Il se dit même qu’Henry Ford, le célèbre fabriquant automobile, se serait inspiré des abattoirs de Chicago pour mettre en place ses chaînes de production.

Dans ces structures, en toute fin du XIXe siècle, pas moins de 4 000 bœufs pouvaient être abattus par jour. « En France, même aujourd’hui, on en est loin ».

Ces exemples vont contribuer à moderniser la profession, et pacifier la tuerie. Les techniques de mises à mort se veulent plus « douces ». Pour les gros bovins, l’usage du pistolet d’abattage va progressivement s’imposer. « Une association britannique va sillonner les abattoirs d’Europe pour en faire la promotion ». Il devient obligatoire sur les abattoirs de Lyon en 1930. En 1964, l’étourdissement deviendra obligatoire avant la saignée.

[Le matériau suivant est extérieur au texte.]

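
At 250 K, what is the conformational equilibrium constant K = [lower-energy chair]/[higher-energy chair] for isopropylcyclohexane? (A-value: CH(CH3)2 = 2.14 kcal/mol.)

One chair has the isopropyl group axial (E = 2.14 kcal/mol) and the other has it equatorial (E = 0).
ΔG = 2.14 kcal/mol between the two chairs.
K = exp(ΔG/RT) with R = 1.987×10⁻³ kcal mol⁻¹ K⁻¹ and T = 250 K gives K ≈ 74.3.

K ≈ 74.3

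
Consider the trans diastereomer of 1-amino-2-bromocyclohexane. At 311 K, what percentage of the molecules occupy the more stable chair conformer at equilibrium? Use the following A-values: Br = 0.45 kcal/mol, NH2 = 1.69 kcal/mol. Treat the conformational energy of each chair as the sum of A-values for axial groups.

C1 and C2 have opposite parity, so for the trans isomer the two substituents are e,e in one chair and a,a in the other.
Chair I (bromo axial, amino axial): E = 2.14 kcal/mol; chair II (bromo equatorial, amino equatorial): E = 0.00 kcal/mol.
ΔG = 2.14 kcal/mol between the two chairs.
K = exp(ΔG/RT) with R = 1.987×10⁻³ kcal mol⁻¹ K⁻¹ and T = 311 K gives K ≈ 31.9.
Fraction in the lower-energy chair = K/(K+1) = 97.0%.

97.0%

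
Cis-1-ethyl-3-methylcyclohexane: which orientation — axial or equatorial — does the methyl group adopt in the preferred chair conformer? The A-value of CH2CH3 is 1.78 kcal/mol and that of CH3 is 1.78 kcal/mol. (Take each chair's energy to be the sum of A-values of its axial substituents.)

C1 and C3 have the same parity, so for the cis isomer the two substituents are e,e in one chair and a,a in the other.
Chair I (ethyl axial, methyl axial): E = 3.56 kcal/mol.
Chair II (ethyl equatorial, methyl equatorial): E = 0.00 kcal/mol.
Chair II is the more stable (lower-energy) conformer, and in that chair the methyl group is equatorial.

equatorial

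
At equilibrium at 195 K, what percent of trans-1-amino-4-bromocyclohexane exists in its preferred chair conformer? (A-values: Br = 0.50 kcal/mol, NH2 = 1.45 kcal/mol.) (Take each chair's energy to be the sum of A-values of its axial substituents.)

C1 and C4 have opposite parity, so for the trans isomer the two substituents are e,e in one chair and a,a in the other.
Chair I (bromo axial, amino axial): E = 1.95 kcal/mol; chair II (bromo equatorial, amino equatorial): E = 0.00 kcal/mol.
ΔG = 1.95 kcal/mol between the two chairs.
K = exp(ΔG/RT) with R = 1.987×10⁻³ kcal mol⁻¹ K⁻¹ and T = 195 K gives K ≈ 153.
Fraction in the lower-energy chair = K/(K+1) = 99.4%.

99.4%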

De l’abattoir municipal, à l’entreprise privée

Si la France s’inspire de l’organisation du travail américaine, elle ne laissera pas tomber le maillage d’abattoirs de proximité. Le réseau dont nous disposons actuellement est un héritage d’après guerre.​​​​​​ « De 1948 à 1965, on observe une municipalisation des abattoirs, avec une volonté d’améliorer les capacités de productions et de fournir de bonnes conditions d’hygiène ».

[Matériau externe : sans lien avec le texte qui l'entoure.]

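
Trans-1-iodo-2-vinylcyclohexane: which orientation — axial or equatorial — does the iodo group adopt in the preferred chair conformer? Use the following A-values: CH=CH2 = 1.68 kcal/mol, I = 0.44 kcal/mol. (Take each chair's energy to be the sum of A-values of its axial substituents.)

C1 and C2 have opposite parity, so for the trans isomer the two substituents are e,e in one chair and a,a in the other.
Chair I (vinyl axial, iodo axial): E = 2.12 kcal/mol.
Chair II (vinyl equatorial, iodo equatorial): E = 0.00 kcal/mol.
Chair II is the more stable (lower-energy) conformer, and in that chair the iodo group is equatorial.

equatorial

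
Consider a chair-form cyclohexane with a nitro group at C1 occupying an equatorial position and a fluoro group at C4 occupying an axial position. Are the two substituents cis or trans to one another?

cis

C1 and C4 have opposite parity, so their axial bonds point in opposite directions.
With opposite-parity carbons, two substituents on the same face are one axial and one equatorial; opposite faces give both axial or both equatorial.
Here the groups are equatorial/axial → same face → cis.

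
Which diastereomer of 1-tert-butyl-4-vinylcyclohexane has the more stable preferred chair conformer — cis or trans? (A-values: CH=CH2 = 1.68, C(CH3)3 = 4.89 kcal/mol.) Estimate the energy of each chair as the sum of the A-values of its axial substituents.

At 1,4 positions (parity opposite): cis → (a,e or e,a); trans → (e,e or a,a).
Best chair for cis: E = 1.68 kcal/mol; best chair for trans: E = 0.00 kcal/mol.
The trans isomer is lower by 1.68 kcal/mol.

trans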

Ces abattoirs municipaux vont peu à peu être délégués à des acteurs privés. « En 1980, plus de 60 % du tonnage était issu des abattoirs publics. En 2009, on est à moins de 10 % », poursuit le sociologue. Les années 90 marquent la fragilisation des abattoirs : « on observe un phénomène de concentration des volumes par quelques grands groupes privés ».

Évaluer la perte de conscience animale

Dans le même temps, le bien-être animal gagne de la place dans l’esprit des Français. « L’industrie suppose de standardiser. Comment parvenir à concilier les impératifs de production et le bien-être animal ? »

Un virage, opéré dans les années 2000 avec le règlement européen 1099/2009, demande que la perte de conscience de l’animal soit la plus rapide possible. « La nouveauté, c’est l’obligation d’évaluer l’efficacité des mesures sur la base d’indicateurs de conscience, construits par l’Efsa, ou encore l’Anses », note le sociologue.

Une réglementation qui challenge la filière sur des questions délicates, notamment celle de l’abattage rituel. « En conventionnel, vous étourdissiez, vous savez — à moins qu’il y ait une erreur de manipulation — que l’animal va être étourdi immédiatement », témoigne un directeur d’abattoir cité dans les travaux. Sans étourdissement, le contrôle de l’état de conscience des animaux est complexe « c’est quelque chose qui, des fois, est assez subjectif ».

Chaîne spécialisée ou abattoir multi-espèces ?

Au-delà du mode d’abattage, la spécialisation des abattoirs aide également à pacification de la tuerie. Car la physiologie animale met parfois au défi la standardisation des processus en abattoirs multi-espèces. « Quand vous avez un veau de 80 kg et qu’on vous demande en même temps de passer un bovin d’une tonne trois dans le même appareil de contention, c’est compliqué », remarque un équipementier.

Dans ce contexte, les grandes chaînes d’abattages spécialisées apparaissent favorisées, au détriment de structures parfois plus petites, ne disposant pas des volumes nécessaires pour avoir des chaînes dédiées. Les abattoirs polyvalents bénéficient toutefois d’un ancrage régional plus fort que les structures mono-espèces : autant de paradoxes qui rendent la question de l’abattage complexe, alors que les volumes abattus dans l’Hexagone sont à la baisse, et que les établissements d’abattages fonctionnent avec de faibles marges.